It's like a webdev saying "it turns out DROP deletes tables".

alex_duf · on April 1, 2017

So DNS as way to orchestrate sharding? is this common, or am I right to find that odd?

daenney · on April 1, 2017

What makes you think this is about sharding?

ec109685 · on April 1, 2017

The article talks about their use of dns service records to encode shard locations. I know other companies that do similar things. DNS has to be up, so rather than adding another dependency, encoding it into that infrastructure is a valid approach.

hamandcheese · on April 1, 2017

The part about looking up track information.

blorgle · on April 2, 2017

Spotify should consider implementing Consul :P

Something1234 · on April 1, 2017

What's with the weird font rendering? It looks blurry.

Twirrim · on April 1, 2017

Comparing Firefox with Chrome, it kind of seems like it is doing more anti-aliasing on Firefox.

If I split the two windows side by side, the difference is marginal. If I do them fully maximised, the difference is more pronounced (at least on Windows)

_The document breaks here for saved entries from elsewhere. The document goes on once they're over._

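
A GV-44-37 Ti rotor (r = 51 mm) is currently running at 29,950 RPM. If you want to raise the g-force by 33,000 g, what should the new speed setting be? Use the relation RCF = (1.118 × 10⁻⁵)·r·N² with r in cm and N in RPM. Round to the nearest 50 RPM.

r = 51 mm = 5.1 cm
Current RCF = 1.118 × 10⁻⁵ × 5.1 × (29950)² = 1.118 × 10⁻⁵ × 5.1 × 897,002,500 ≈ 51,145.3 × g
Target RCF = 51,145.3 + 33,000 = 84,145.3 × g
N² = 84,145.3 / (5.7018 × 10⁻⁵) = 1,475,767,302
N ≈ √1,475,767,302 ≈ 38,415.7

N₂ ≈ 38400 RPM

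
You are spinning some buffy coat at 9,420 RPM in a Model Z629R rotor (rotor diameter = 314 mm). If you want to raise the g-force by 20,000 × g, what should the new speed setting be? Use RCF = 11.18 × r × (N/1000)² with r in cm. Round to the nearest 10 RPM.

≈ 14240 RPM

r = 314 mm / 2 = 157 mm = 15.7 cm
Current RCF = 11.18 × 15.7 × (9.42)² = 11.18 × 15.7 × 88.7364 ≈ 15,575.5 × g
Target RCF = 15,575.5 + 20,000 = 35,575.5 × g
(N/1000)² = 35,575.5 / 175.526 = 202.6794
N = 1000 × √202.6794 ≈ 14,236.6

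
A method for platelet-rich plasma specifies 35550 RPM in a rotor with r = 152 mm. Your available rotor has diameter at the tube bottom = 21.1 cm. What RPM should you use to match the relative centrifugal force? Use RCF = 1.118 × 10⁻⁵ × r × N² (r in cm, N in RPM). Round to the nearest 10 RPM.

Original rotor: r = 152 mm = 15.2 cm
RCF = 1.118 × 10⁻⁵ × r × N²
RCF_original = 1.118 × 10⁻⁵ × 15.2 × (35550)² = 1.118 × 10⁻⁵ × 15.2 × 1,263,802,500 ≈ 214,765.5 × g
Your rotor: r = 21.1 / 2 = 10.55 cm
214,765.5 = 1.118 × 10⁻⁵ × 10.55 × N²
N² = 214,765.5 / (11.7949 × 10⁻⁵) = 1,820,833,581
N ≈ √1,820,833,581 ≈ 42,671.2

42670 RPM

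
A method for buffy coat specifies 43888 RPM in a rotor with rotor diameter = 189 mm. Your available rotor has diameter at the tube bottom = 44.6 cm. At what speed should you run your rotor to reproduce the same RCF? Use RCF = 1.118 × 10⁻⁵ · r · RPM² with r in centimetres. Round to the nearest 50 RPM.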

edit: downvotes? really? Do I need to post screenshots or something?

kuschku · on April 1, 2017

They also set the font-weight on every single line of text, separately, via html style attribute. To 400 (normal is 300).

That’s very weird.

notyourwork · on April 2, 2017

> That’s very weird.

They are probably using a WYSIWYG editor that auto generates so when you press return it creates a new paragraph. I agree the output is weird but I could see how this would happen.

leesalminen · on April 1, 2017

Maybe instead of worrying about internally built DNS servers they could allow me to undo an artist ban from a daily mix. Seriously frustrating.

daenney · on April 1, 2017

Maybe their engineering blog is about engineering things and customer support should go through https://twitter.com/spotifycares and https://support.spotify.com instead of an HN thread.